Все дело тут в том, что имеется в виду под словом «верить». Уго Мерсье отмечает, что люди, исповедующие нелепые поверья, зачастую не так смелы, как их идеи[407]. Миллионы американцев верят слухам, будто Хиллари Клинтон руководила сетью педофилов, базирующейся в подвале вашингтонской пиццерии Comet Ping Pong (теория заговора под названием «Пиццагейт», предшественница QAnon), но почти никто из них не сделал ничего, чтобы остановить это ужасное злодейство, например не позвонил в полицию. Кое-кто, правда, в праведном гневе ставил заведению одну звезду на сервисе отзывов Google («Пицца была совершенно сырая. Подозрительные личности в строгих костюмах — похоже, завсегдатаи — сидели у барной стойки и пялились на моего сына и других детей в зале».) Согласитесь, вряд ли кто-то реагировал бы подобным образом, если бы думал, что в подвале буквально насилуют несовершеннолетних. Эдгар Уэлч, ворвавшийся в эту пиццерию с оружием, предпринял героическую попытку спасти жертв заговора; вот он верил всерьез. Миллионы других, видимо, верят этим слухам в каком-то совершенно ином значении слова «верить».

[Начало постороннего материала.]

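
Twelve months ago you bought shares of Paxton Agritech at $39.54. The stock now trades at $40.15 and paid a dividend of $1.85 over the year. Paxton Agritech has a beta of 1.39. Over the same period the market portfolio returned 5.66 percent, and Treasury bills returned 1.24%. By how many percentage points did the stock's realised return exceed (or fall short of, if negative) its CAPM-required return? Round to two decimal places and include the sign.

-1.16%

Realised HPR = (P1 + D1 − P0) / P0 = (40.15 + 1.85 − 39.54) / 39.54 = 2.46 / 39.54 = 6.2215%
MRP = 5.66% − 1.24% = 4.42%
CAPM required = R_f + β·MRP = 1.24% + 1.39 × 4.42% = 7.3838%
α = realised − required = 6.2215% − 7.3838% = -1.16%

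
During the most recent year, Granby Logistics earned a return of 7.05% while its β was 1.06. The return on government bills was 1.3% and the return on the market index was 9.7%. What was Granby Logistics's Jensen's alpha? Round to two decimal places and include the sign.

-3.15%

Market excess return = 9.7% − 1.3% = 8.40%
CAPM benchmark = R_f + β(R_m − R_f) = 1.3% + 1.06 × 8.4% = 10.2040%
α = actual − benchmark = 7.05% − 10.2040% = -3.15%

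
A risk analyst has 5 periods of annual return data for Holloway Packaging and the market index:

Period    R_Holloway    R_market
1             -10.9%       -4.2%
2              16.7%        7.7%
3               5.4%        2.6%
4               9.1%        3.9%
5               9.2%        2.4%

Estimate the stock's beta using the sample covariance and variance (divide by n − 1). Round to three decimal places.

Mean R_i = (-10.9 + 16.7 + 5.4 + 9.1 + 9.2) / 5 = 5.9000%
Mean R_m = (-4.2 + 7.7 + 2.6 + 3.9 + 2.4) / 5 = 2.4800%
Σ(R_i − R̄_i)(R_m − R̄_m) = 172.8200  ⇒  Cov = 172.8200 / 4 = 43.2050
Σ(R_m − R̄_m)² = 73.9080  ⇒  Var(R_m) = 73.9080 / 4 = 18.4770
β = Cov / Var(R_m) = 43.2050 / 18.4770 = 2.3383

2.338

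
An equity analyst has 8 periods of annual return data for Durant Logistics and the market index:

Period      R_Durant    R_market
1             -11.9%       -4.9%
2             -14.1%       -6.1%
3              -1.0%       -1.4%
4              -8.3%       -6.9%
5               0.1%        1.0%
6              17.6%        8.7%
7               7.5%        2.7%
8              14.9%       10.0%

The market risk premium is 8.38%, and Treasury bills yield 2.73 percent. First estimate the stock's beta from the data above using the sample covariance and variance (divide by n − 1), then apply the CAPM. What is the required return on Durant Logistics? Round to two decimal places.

Mean R_i = (-11.9 − 14.1 − 1.0 − 8.3 + 0.1 + 17.6 + 7.5 + 14.9) / 8 = 0.6000%
Mean R_m = (-4.9 − 6.1 − 1.4 − 6.9 + 1.0 + 8.7 + 2.7 + 10.0) / 8 = 0.3875%
Σ(R_i − R̄_i)(R_m − R̄_m) = 523.6000  ⇒  Cov = 523.6000 / 7 = 74.8000
Σ(R_m − R̄_m)² = 293.5688  ⇒  Var(R_m) = 293.5688 / 7 = 41.9384
β = Cov / Var(R_m) = 74.8000 / 41.9384 = 1.7836
E(R) = R_f + β × MRP = 2.73% + 1.7836 × 8.38% = 17.68%

17.68%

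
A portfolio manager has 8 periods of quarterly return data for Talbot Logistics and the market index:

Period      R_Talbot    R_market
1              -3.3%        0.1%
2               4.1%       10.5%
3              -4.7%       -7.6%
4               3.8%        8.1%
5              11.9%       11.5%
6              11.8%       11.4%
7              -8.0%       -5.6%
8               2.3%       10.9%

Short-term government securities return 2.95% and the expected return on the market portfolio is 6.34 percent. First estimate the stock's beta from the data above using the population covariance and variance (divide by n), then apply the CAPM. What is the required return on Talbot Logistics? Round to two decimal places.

Mean R_i = (-3.3 + 4.1 − 4.7 + 3.8 + 11.9 + 11.8 − 8.0 + 2.3) / 8 = 2.2375%
Mean R_m = (0.1 + 10.5 − 7.6 + 8.1 + 11.5 + 11.4 − 5.6 + 10.9) / 8 = 4.9125%
Σ(R_i − R̄_i)(R_m − R̄_m) = 362.5263  ⇒  Cov = 362.5263 / 8 = 45.3158
Σ(R_m − R̄_m)² = 452.9488  ⇒  Var(R_m) = 452.9488 / 8 = 56.6186
β = Cov / Var(R_m) = 45.3158 / 56.6186 = 0.8004
MRP = 6.34% − 2.95% = 3.39%
E(R) = R_f + β × MRP = 2.95% + 0.8004 × 3.39% = 5.66%

5.66%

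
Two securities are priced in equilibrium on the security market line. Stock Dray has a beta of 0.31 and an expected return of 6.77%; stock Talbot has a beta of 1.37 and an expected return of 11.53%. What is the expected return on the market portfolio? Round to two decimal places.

Both satisfy E(R) = R_f + β·MRP, so the slope of the SML is
MRP = (11.53% − 6.77%) / (1.37 − 0.31) = 4.76% / 1.06 = 4.4906%
R_f = E(R_Dray) − β_Dray·MRP = 6.77% − 0.31 × 4.4906% = 5.3779%
E(R_m) = R_f + MRP = 5.3779% + 4.4906% = 9.87%

9.87%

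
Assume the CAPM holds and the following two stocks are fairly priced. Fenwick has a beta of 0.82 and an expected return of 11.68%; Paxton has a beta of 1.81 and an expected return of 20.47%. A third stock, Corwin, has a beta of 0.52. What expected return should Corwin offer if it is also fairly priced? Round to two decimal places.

MRP (SML slope) = (20.47% − 11.68%) / (1.81 − 0.82) = 8.79% / 0.99 = 8.8788%
R_f (intercept) = 11.68% − 0.82 × 8.8788% = 4.3994%
E(R_Corwin) = R_f + β × MRP = 4.3994% + 0.52 × 8.8788% = 9.02%

9.02%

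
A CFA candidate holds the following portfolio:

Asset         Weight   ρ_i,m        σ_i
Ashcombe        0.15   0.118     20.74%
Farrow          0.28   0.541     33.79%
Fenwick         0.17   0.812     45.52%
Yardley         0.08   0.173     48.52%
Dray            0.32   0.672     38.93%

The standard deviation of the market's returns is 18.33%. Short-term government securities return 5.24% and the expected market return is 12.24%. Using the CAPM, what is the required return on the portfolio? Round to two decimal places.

13.19%

β_Ashcombe = 0.118 × 20.74% / 18.33% = 0.1335
β_Farrow = 0.541 × 33.79% / 18.33% = 0.9973
β_Fenwick = 0.812 × 45.52% / 18.33% = 2.0165
β_Yardley = 0.173 × 48.52% / 18.33% = 0.4579
β_Dray = 0.672 × 38.93% / 18.33% = 1.4272
β_P = Σ w_i β_i = 0.15×0.1335 + 0.28×0.9973 + 0.17×2.0165 + 0.08×0.4579 + 0.32×1.4272 = 1.1354
MRP = 12.24% − 5.24% = 7.00%
E(R_P) = R_f + β_P × MRP = 5.24% + 1.1354 × 7.00% = 13.19%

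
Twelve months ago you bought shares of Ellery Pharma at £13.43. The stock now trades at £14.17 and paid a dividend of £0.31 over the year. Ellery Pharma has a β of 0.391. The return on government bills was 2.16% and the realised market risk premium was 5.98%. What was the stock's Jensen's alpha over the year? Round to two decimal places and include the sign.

+3.32%

Realised HPR = (P1 + D1 − P0) / P0 = (14.17 + 0.31 − 13.43) / 13.43 = 1.05 / 13.43 = 7.8183%
CAPM required = R_f + β·MRP = 2.16% + 0.391 × 5.98% = 4.49818%
α = realised − required = 7.8183% − 4.49818% = +3.32%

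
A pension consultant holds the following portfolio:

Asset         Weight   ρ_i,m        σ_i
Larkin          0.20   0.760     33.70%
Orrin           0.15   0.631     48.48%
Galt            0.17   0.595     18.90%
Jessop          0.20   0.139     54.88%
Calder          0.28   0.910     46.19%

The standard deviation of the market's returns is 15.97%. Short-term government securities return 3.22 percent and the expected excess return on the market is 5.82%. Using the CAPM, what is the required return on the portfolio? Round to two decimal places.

β_Larkin = 0.760 × 33.70% / 15.97% = 1.6038
β_Orrin = 0.631 × 48.48% / 15.97% = 1.9155
β_Galt = 0.595 × 18.90% / 15.97% = 0.7042
β_Jessop = 0.139 × 54.88% / 15.97% = 0.4777
β_Calder = 0.910 × 46.19% / 15.97% = 2.6320
β_P = Σ w_i β_i = 0.20×1.6038 + 0.15×1.9155 + 0.17×0.7042 + 0.20×0.4777 + 0.28×2.6320 = 1.5603
E(R_P) = R_f + β_P × MRP = 3.22% + 1.5603 × 5.82% = 12.30%

12.30%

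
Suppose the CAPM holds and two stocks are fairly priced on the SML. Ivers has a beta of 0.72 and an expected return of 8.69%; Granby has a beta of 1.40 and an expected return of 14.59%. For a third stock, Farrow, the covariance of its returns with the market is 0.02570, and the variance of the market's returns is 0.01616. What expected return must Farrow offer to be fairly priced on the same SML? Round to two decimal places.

16.24%

MRP = (14.59% − 8.69%) / (1.40 − 0.72) = 8.6765%
R_f = 8.69% − 0.72 × 8.6765% = 2.4429%
β_Farrow = Cov / Var(R_m) = 0.02570 / 0.01616 = 1.5903
E(R_Farrow) = R_f + β × MRP = 2.4429% + 1.5903 × 8.6765% = 16.24%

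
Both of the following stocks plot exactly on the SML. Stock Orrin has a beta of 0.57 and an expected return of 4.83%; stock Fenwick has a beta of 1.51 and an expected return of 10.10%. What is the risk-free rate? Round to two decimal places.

Both satisfy E(R) = R_f + β·MRP, so the slope of the SML is
MRP = (10.10% − 4.83%) / (1.51 − 0.57) = 5.27% / 0.94 = 5.6064%
R_f = E(R_Orrin) − β_Orrin·MRP = 4.83% − 0.57 × 5.6064% = 1.6344%

1.63%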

Мерсье подчеркивает, что фанатики, верующие в одиозные теории заговора вроде «правды о теракте 11 сентября», и химтрейлы (эти думают, что инверсионный след, который оставляют в небе реактивные самолеты, — это химикалии, распыляемые по секретному указанию правительства, чтобы отравить население) совершенно открыто публикуют свои манифесты и проводят собрания — вопреки собственному же убеждению в существовании крайне успешного плана всемогущего режима, затыкающего рты смелым правдорубам вроде них. Вряд ли что-то подобное могут позволить себе диссиденты в по-настоящему репрессивных государствах вроде Северной Кореи или Саудовской Аравии. Мерсье, используя классификацию, введенную Дэном Спербером, предполагает, что теории заговора и прочие нелепые поверья рефлексивны, то есть возникают как результат сознательного осмысления и теоретизирования, что отличает их от интуитивных убеждений, правдивость которых мы чуем сердцем[408]. Это полезное разделение, хоть я и провожу его чуть иначе, ближе к обнаруженной социальным психологом Робертом Абельсоном (и комиком Джорджем Карлином) разнице между отвлеченными и проверяемыми представлениями[409].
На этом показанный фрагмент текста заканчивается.